What we have found is that people with hypertension and people without hypertension react differently to music. People who have normal blood pressure, their heart rates and their blood pressures can go higher above their baseline in reaction to the music (and also come back down); they have a greater variability in their reaction to music.⁹ People with hypertension, noticeably, have less of a reaction to music, and what this means is that there’s a difference between people with and without hypertension.

In another study, we used artificial intelligence (AI) tools – deep learning – to predict if someone has hypertension based on their other physiological signals like their ECG or their respiration or both. What we find is that the accuracy is so-so when they’re not listening to music, but the accuracy of the diagnostic is much higher when they are listening to music. When they are engaged with music, their body is reacting to the music: people who have hypertension are less able to react, people who have normal blood pressure have a greater variability. There is a greater difference between them when there is music. So, if we capture these signals during music engagement, the AI model is better able to detect their hypertension, improving detection on all counts: accuracy, specificity, recall.¹⁰ Our initial tests showed an improvement of 10%, but more recently with a larger cohort, it was more like 25-30% improvement with music.

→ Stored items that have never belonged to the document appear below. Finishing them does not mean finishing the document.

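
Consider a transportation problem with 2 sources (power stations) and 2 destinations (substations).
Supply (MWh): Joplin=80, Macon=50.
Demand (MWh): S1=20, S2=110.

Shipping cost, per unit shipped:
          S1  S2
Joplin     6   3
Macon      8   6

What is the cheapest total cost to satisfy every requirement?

A cheapest plan:
  Joplin→S2: 80 × 3 = 240
  Macon→S1: 20 × 8 = 160
  Macon→S2: 30 × 6 = 180
Total = 240 + 160 + 180 = 580.
(Supply check: Joplin ships 80; Macon ships 50.)

580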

One might say, well, why would you want to measure blood pressure with music rather than just put on a cuff? The thing is, most people are not putting on a cuff every day to check their blood pressure, but on average, people listen to 2.6 hours of music per day, and if we are able to harness that, perhaps with wearables and with their music playlist, we could use that to give an early warning that they should go see their GP if they are found to most likely be hypertensive. This could happen, say, in a concert setting. You check into the concert, you have a lovely time, and when you check out, you have a reading of whether you should go see your GP about raised blood pressure. So, this is a great way to reach thousands of people quickly. And it doesn’t have to be classical music; it could be any kind of music. What we are evaluating here are the acoustic features of the music like loudness and tempo. Such expressive features are universal across all musics. We can use these measures regardless of what kind of music people are listening to.